Não é difícil imaginar os motivos de tanta irritação com a decisão do Banco Central de mudar radicalmente sua comunicação com o mercado, quando, esta semana, revelou, às vésperas da reunião do Copom, que poderia não subir os juros, ignorando que a aposta dominante entre banqueiros e demais empresários era que viria mais uma elevação da Selic em 0,5 ponto percentual.

Para quem não acompanha o dia a dia das decisões de política monetária, pode não parecer problema o Banco Central alterar o curso de sua política e comunicação quando assim entender que é adequado, independentemente do que pensa o mercado, o empresariado, esse ou aquele político – seja de oposição ou da base aliada do governo.

Essa, no entanto, é apenas uma meia verdade.

Ainda que tenha autonomia operacional para decidir como bem entender os rumos da taxa de juros básica, da inflação e da trajetória do câmbio no país, e com isso assegurar o poder de compra da moeda brasileira, o Banco Central precisa, antes de mais nada, coordenar expectativas, fazendo com que empresários, consumidores e até governos dancem conforme a música que é executada pela política monetária. Se o BC desafinar, a turma erra o passo e a festa acaba. Aí é cada um por si. O poder de compra deixa de ser referência e, da noite para o dia, o dinheiro que você tem no bolso passa a ser um amontoado de papel sem valor efetivo.

Funciona assim: até criarem o papel moeda como conhecemos hoje, o dinheiro usado em qualquer transação tinha de ter, inevitavelmente, lastro com algo de valor real e aceitado por todos, como o ouro, por exemplo. Hoje não mais. É tudo questão de fé, de confiança em algo que não se pode ver. É aí que entra o papel de um banco central. Ele tem que garantir que o dinheiro que você tem em mãos tem valor efetivo. Para isso, recorre a instrumentos financeiros complicados, como a taxa de juros, que funciona como uma referência para o custo de empréstimos bancários, além de operações para retirar dinheiro de circulação na economia, por meio das chamadas operações compromissadas, até leilões de dólares em mercados futuros, de modo a garantir que o real tenha um valor estável perante o dólar.

Como se vê, para que seus R$ 100 no bolso valham o equivalente a cinco cortes de cabelo de R$ 20, é preciso que o Banco Central consiga convencer você, o barbeiro e o banqueiro que lhe emprestou dinheiro que esses R$ 100 valem exatamente quanto você acha que vale. Ou seja: um trabalho de convencimento, de coordenação de expectativas, de credibilidade.
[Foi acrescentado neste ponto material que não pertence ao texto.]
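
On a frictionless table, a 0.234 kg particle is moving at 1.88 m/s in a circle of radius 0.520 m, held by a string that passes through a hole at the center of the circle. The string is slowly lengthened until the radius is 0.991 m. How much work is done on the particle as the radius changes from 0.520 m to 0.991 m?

The only horizontal force on the mass is along the cord (radial), so it exerts no torque about the hole and angular momentum m v r is conserved.
v₂ = v₁ r₁ / r₂ = (1.88)(0.520) / (0.991) = 0.9865 m/s.
W = ΔKE = ½m(v₂² − v₁²) = -0.2997 J.

W ≈ -0.300 J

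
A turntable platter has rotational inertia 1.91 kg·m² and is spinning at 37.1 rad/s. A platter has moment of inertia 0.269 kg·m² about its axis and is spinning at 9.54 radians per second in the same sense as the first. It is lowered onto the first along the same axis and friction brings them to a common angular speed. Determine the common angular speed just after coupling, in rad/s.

No external torque acts about the common axis, so total angular momentum is conserved.
Taking A's sense as positive: L = (1.910)(37.1) + (0.2690)(9.54) = 73.43 kg·m²·rad/s.
Combined I = 1.910 + 0.2690 = 2.179 kg·m².
ω_f = L / I = 73.43 / 2.179 = 33.70 rad/s.

|ω_f| ≈ 33.7 rad/s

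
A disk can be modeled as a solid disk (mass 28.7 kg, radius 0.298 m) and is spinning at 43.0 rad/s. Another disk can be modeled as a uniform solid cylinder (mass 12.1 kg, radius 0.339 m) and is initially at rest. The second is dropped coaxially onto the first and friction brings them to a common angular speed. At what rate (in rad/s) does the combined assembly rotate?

|ω_f| ≈ 27.8 rad/s

The coupling torques are internal; angular momentum about the shared axis is conserved.
Moments of inertia: I_A = ½(28.7)(0.298)² = 1.274 kg·m²; I_B = ½(12.1)(0.339)² = 0.6953 kg·m².
Taking A's sense as positive: L = (1.274)(43.0) = 54.80 kg·m²·rad/s.
Combined I = 1.274 + 0.6953 = 1.970 kg·m².
ω_f = L / I = 54.80 / 1.970 = 27.82 rad/s.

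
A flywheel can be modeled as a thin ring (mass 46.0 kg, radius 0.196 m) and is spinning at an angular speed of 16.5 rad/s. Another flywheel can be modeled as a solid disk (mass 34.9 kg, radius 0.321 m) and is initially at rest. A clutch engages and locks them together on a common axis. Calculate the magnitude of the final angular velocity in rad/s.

|ω_f| ≈ 8.18 rad/s

The coupling torques are internal; angular momentum about the shared axis is conserved.
Moments of inertia: I_A = (46.0)(0.196)² = 1.767 kg·m²; I_B = ½(34.9)(0.321)² = 1.798 kg·m².
Taking A's sense as positive: L = (1.767)(16.5) = 29.16 kg·m²·rad/s.
Combined I = 1.767 + 1.798 = 3.565 kg·m².
ω_f = L / I = 29.16 / 3.565 = 8.178 rad/s.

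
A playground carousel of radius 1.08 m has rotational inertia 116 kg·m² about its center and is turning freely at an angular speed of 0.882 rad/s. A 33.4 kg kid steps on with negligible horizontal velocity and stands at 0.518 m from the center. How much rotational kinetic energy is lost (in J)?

energy lost ≈ 3.24 J

The added mass arrives with no angular momentum about the center, and any external torque about the center is negligible, so the system's angular momentum is conserved.
Added inertia Σmr² = (33.4)(0.518)² = 8.962 kg·m²; I_f = 116.0 + 8.962 = 125.0 kg·m².
ω_f = I_p ω_i / I_f = (116.0)(0.882) / 125.0 = 0.8187 rad/s.
KE_i = ½(116.0)(0.8820 rad/s)² = 45.12 J; KE_f = ½(125.0)(0.8187)² = 41.88 J.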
Voltamos, portanto, ao parágrafo inicial, quando mencionei que o Banco Central surpreendeu a todos a mudar o curso de sua política monetária, fazendo o contrário do que a maioria absoluta dos agentes econômicos esperava. Não por acaso, as reações à decisão do BC foram maciçamente todas negativas, mesmo daqueles que defenderam a decisão de não subir juros com o país encaminhando-se para a maior recessão em 30 anos.

Costuma-se dizer que dinheiro não leva desaforo para casa. Por isso a forte alta do dólar no dia seguinte à reunião do Copom. Na prática, a bronca não foi com a manutenção dos juros, ainda que a inflação nacional esteja desconfortavelmente acima de 10% ao ano, quando a meta era que ficasse, em média, em 4,5% — patamar que não é alcançado desde 2009, diga-se.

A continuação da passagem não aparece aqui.